Your goal in an interview is to land the job or at least be moved forward in the process. For the employer the goal is finding the best candidate for the job. While several candidates may have the appropriate skills to succeed in the position, employers use the interview process to identify and assess the best fit. You want to make the best possible impression with everyone you meet in the process and you do not want to give them an easy reason to eliminate you from future consideration. If there is a strong pool of candidates, they are often looking for small reasons to cut the pool. Don’t make it easy to cut you.
Attire and Professional Presence
For interviews you want to always put your best foot forward. While it is not likely you will get the job simply because you have the best suit, you can be easily eliminated if you do not make a good professional impression. You want to project a confident, professional presence. Always wear a suit and be sure it is clean, pressed and that it fits well. Ladies, pants suits are fine but if you wear a skirt, be sure it is not too short. Have a blouse that tucks in and is not low cut. Men, the shirt should be pressed and the tie should coordinate. Socks should match the trousers. Be sure to polish your shoes. When in doubt, err on the side of being conservative. Be sure your hands are clean since you will be shaking hands. Hair should be clean and well groomed. Deodorant is critical but go easy or eliminate cologne since it can easily overpower an interview room. Go easy on jewelry to ensure that it is not a distraction during the interview.
Demonstrate Your Interest Through Your Preparation
Be well prepared, it shows interest and professionalism. Have questions prepared in advance that you want to ask. You should have your references available in case you are asked. Be sure you have verified and confirmed the contact information.

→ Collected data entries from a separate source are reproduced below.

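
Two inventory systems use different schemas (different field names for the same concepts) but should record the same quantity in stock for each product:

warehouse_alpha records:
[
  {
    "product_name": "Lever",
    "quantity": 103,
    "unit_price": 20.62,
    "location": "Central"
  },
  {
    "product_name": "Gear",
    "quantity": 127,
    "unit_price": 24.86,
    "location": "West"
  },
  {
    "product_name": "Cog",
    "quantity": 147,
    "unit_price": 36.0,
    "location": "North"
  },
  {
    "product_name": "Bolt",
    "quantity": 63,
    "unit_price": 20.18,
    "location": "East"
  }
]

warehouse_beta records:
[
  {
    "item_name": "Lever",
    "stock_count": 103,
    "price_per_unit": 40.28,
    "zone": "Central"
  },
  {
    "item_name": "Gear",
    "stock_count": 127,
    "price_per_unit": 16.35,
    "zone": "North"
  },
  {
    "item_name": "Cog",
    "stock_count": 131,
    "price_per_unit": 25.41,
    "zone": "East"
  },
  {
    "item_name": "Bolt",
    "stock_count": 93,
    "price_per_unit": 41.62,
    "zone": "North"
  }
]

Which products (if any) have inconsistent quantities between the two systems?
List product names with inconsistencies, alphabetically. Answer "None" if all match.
Bolt, Cog

Schema mappings:
- "product_name" (warehouse_alpha) = "item_name" (warehouse_beta) = product name
- "quantity" (warehouse_alpha) = "stock_count" (warehouse_beta) = quantity

Comparison:
  Lever: 103 vs 103 - MATCH
  Gear: 127 vs 127 - MATCH
  Cog: 147 vs 131 - MISMATCH
  Bolt: 63 vs 93 - MISMATCH

Products with inconsistencies: Bolt, Cog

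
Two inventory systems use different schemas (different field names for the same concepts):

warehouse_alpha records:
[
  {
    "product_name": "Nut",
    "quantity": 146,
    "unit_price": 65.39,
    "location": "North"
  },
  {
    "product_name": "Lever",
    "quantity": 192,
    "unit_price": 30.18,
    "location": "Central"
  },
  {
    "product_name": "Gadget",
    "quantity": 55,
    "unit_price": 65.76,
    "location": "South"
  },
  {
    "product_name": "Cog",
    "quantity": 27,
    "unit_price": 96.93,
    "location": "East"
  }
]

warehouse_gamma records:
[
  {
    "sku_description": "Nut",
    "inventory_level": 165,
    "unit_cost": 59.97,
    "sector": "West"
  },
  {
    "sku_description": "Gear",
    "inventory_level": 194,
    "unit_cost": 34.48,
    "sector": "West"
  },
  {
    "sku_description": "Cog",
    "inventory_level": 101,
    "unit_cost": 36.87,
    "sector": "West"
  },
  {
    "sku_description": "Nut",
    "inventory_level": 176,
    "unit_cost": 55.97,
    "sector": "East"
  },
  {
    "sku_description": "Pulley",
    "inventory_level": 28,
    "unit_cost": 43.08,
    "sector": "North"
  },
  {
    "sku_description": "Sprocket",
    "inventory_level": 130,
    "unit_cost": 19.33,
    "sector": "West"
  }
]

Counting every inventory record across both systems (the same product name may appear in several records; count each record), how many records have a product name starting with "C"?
2

Schema mapping: "product_name" (warehouse_alpha) = "sku_description" (warehouse_gamma) = product name

Records with product name starting with "C" in warehouse_alpha: 1
Records with product name starting with "C" in warehouse_gamma: 1

Total: 1 + 1 = 2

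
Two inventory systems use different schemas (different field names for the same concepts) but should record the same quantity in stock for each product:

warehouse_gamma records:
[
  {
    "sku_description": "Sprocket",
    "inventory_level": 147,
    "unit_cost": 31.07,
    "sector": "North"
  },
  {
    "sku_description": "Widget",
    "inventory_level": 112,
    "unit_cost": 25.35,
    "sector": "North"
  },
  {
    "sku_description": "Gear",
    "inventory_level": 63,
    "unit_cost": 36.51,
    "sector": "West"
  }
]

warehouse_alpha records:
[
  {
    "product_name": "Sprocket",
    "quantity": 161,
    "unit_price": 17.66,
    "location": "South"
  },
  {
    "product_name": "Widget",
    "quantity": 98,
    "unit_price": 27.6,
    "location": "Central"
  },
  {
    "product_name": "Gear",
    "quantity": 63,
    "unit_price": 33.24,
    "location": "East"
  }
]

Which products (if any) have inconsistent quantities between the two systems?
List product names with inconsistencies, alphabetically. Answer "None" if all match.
Sprocket, Widget

Schema mappings:
- "sku_description" (warehouse_gamma) = "product_name" (warehouse_alpha) = product name
- "inventory_level" (warehouse_gamma) = "quantity" (warehouse_alpha) = quantity

Comparison:
  Sprocket: 147 vs 161 - MISMATCH
  Widget: 112 vs 98 - MISMATCH
  Gear: 63 vs 63 - MATCH

Products with inconsistencies: Sprocket, Widget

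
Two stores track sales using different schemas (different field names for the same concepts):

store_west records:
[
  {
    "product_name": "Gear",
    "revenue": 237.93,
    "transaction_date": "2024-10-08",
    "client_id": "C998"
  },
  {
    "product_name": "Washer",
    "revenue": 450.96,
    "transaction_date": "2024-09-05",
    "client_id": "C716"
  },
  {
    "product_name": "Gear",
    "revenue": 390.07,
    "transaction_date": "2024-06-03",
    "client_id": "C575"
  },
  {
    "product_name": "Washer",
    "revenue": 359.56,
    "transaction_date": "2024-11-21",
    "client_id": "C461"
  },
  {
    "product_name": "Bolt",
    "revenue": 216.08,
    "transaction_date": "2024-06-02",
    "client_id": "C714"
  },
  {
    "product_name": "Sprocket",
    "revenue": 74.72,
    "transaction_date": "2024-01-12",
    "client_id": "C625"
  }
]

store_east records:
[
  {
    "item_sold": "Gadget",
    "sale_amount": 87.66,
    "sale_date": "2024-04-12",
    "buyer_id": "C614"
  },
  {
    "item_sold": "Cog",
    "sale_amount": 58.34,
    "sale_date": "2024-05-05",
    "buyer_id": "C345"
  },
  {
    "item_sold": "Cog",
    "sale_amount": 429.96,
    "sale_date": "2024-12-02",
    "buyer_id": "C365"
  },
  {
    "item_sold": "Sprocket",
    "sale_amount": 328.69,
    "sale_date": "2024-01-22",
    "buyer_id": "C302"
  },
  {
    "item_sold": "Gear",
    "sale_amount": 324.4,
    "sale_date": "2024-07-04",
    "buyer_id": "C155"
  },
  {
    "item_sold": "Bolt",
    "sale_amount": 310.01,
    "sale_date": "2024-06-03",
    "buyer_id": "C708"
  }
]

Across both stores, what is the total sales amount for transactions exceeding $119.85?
3047.66

Schema mapping: "revenue" (store_west) = "sale_amount" (store_east) = sale amount

Sum of sales > $119.85 in store_west: 1654.6
Sum of sales > $119.85 in store_east: 1393.06

Total: 1654.6 + 1393.06 = 3047.66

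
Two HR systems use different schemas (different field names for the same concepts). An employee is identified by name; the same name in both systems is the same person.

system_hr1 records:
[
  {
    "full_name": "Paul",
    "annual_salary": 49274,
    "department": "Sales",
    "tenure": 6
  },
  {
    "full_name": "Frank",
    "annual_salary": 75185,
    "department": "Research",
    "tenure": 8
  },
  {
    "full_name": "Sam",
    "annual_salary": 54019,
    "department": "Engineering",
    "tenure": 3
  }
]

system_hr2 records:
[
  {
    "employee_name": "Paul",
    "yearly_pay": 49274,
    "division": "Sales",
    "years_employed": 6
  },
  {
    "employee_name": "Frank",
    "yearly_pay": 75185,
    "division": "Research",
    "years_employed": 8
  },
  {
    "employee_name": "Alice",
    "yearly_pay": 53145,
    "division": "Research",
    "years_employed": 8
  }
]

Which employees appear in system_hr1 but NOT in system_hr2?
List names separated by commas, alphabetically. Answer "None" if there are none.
Sam

Schema mapping: "full_name" (system_hr1) = "employee_name" (system_hr2) = employee name

Names in system_hr1: ['Frank', 'Paul', 'Sam']
Names in system_hr2: ['Alice', 'Frank', 'Paul']

In system_hr1 but not system_hr2: ['Sam']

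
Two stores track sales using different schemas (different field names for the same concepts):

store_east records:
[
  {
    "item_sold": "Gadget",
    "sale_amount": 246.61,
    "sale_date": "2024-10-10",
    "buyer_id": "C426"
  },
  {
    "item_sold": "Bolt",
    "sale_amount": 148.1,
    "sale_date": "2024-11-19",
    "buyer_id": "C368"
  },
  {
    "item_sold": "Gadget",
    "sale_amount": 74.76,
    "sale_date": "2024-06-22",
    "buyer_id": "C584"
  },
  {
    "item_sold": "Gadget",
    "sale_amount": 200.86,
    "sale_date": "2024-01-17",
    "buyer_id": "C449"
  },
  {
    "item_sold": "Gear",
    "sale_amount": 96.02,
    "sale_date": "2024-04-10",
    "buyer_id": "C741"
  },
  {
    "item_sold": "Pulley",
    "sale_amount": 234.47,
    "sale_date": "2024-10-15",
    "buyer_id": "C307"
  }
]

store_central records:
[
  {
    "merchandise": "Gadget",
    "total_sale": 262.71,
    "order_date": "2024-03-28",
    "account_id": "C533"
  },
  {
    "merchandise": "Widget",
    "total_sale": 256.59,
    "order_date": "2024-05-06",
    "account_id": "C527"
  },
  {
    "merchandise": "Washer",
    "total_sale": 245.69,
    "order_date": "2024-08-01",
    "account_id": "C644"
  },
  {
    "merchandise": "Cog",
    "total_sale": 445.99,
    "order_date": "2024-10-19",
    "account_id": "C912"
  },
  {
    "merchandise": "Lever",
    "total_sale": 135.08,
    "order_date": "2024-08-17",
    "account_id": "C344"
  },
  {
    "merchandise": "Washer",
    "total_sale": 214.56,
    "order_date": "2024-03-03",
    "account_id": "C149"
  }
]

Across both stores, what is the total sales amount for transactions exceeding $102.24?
2390.66

Schema mapping: "sale_amount" (store_east) = "total_sale" (store_central) = sale amount

Sum of sales > $102.24 in store_east: 830.04
Sum of sales > $102.24 in store_central: 1560.62

Total: 830.04 + 1560.62 = 2390.66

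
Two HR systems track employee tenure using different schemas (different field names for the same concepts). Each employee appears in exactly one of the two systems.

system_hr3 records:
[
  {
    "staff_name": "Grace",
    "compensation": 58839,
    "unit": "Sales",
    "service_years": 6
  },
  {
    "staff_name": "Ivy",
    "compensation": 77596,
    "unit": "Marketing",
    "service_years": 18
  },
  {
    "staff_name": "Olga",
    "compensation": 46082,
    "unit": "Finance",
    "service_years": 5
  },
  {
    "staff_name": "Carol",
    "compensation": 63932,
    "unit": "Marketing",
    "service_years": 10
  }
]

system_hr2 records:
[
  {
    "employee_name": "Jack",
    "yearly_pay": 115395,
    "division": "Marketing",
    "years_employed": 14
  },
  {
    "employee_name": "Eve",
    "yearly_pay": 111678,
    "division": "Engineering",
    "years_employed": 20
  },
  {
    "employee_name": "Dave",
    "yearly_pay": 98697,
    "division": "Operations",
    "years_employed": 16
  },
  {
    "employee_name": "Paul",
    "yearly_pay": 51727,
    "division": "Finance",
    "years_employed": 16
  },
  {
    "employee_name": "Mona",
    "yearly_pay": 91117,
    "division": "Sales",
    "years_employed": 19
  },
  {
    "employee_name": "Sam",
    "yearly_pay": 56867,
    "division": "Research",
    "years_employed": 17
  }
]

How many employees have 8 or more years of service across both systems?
8

Reconcile schemas: "service_years" (system_hr3) = "years_employed" (system_hr2) = years of service

From system_hr3: 2 employees with >= 8 years
From system_hr2: 6 employees with >= 8 years

Total: 2 + 6 = 8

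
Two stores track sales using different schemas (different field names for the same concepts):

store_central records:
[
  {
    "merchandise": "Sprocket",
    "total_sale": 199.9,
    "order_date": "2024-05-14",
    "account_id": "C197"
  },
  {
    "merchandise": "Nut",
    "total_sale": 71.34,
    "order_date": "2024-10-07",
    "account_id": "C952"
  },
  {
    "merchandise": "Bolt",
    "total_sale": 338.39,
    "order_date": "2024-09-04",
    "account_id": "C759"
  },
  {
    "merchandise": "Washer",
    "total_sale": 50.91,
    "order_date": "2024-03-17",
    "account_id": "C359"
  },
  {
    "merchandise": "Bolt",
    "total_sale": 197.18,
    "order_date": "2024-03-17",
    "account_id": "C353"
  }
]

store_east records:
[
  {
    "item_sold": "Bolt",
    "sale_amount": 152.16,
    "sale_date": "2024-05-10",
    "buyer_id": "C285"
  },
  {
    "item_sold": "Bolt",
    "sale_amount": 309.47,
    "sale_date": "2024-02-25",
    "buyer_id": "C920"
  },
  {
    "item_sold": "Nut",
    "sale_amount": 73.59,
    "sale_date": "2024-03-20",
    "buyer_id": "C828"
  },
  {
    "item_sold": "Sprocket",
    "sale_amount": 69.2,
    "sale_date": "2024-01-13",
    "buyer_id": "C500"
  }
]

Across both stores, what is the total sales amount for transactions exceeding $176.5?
1044.94

Schema mapping: "total_sale" (store_central) = "sale_amount" (store_east) = sale amount

Sum of sales > $176.5 in store_central: 735.47
Sum of sales > $176.5 in store_east: 309.47

Total: 735.47 + 309.47 = 1044.94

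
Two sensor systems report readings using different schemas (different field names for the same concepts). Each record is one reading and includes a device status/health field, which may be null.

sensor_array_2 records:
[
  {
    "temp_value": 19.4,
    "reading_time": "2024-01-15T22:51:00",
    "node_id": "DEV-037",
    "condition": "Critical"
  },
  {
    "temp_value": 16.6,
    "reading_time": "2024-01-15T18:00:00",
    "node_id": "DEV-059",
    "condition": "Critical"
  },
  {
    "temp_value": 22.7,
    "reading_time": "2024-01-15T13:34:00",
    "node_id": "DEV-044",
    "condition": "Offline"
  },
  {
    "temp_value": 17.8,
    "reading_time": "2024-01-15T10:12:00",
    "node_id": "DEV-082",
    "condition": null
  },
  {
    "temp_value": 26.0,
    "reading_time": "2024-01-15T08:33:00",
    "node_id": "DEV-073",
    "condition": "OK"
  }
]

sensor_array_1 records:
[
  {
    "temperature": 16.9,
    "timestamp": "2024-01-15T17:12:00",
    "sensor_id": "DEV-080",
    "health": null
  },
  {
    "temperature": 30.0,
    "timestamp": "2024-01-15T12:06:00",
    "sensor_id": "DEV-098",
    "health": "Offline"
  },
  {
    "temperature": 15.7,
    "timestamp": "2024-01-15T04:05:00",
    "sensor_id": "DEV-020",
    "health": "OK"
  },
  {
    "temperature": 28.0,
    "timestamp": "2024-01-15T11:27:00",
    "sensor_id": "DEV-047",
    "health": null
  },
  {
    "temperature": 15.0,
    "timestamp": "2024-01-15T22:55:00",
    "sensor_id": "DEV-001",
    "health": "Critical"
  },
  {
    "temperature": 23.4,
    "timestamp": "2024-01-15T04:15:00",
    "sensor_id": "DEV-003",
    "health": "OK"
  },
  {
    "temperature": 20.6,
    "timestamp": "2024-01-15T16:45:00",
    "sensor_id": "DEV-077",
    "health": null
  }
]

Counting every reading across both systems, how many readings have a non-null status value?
8

Schema mapping: "condition" (sensor_array_2) = "health" (sensor_array_1) = status

Non-null in sensor_array_2: 4
Non-null in sensor_array_1: 4

Total non-null: 4 + 4 = 8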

Be Someone They Want as a Colleague
Even if you are nervous, it is important to smile. It demonstrates your interest. While you are onsite for your interview, be pleasant to everyone you meet. It is not unusual for a hiring manager to ask the administrative assistant or receptionist for feedback on candidates. Arrive a few minutes early. Ask if you can take notes as appropriate. Give it your best shot – focusing on how you can meet their needs not on what you want.
Say Thank You
A handwritten thank you note should be sent to every person you interview with at a company. Each note should be customized to the individual, referencing something that you discussed. This is an opportunity to demonstrate your writing skills, your professionalism and your enthusiasm for the opportunity. Each note should be unique since they will likely compare notes. Thank them for their time. Let them know what you are excited about regarding this job. Let them know you want to be on the team. If you know the process is moving quickly you can send a very professional email thank you note but should still follow-up with a handwritten note. It is a differentiator. So few people write handwritten notes anymore they are memorable. Always get your notes in the mail within 24 hours of the interview. In a tough decision between two finalists the decision may come down to who sent a thank you note.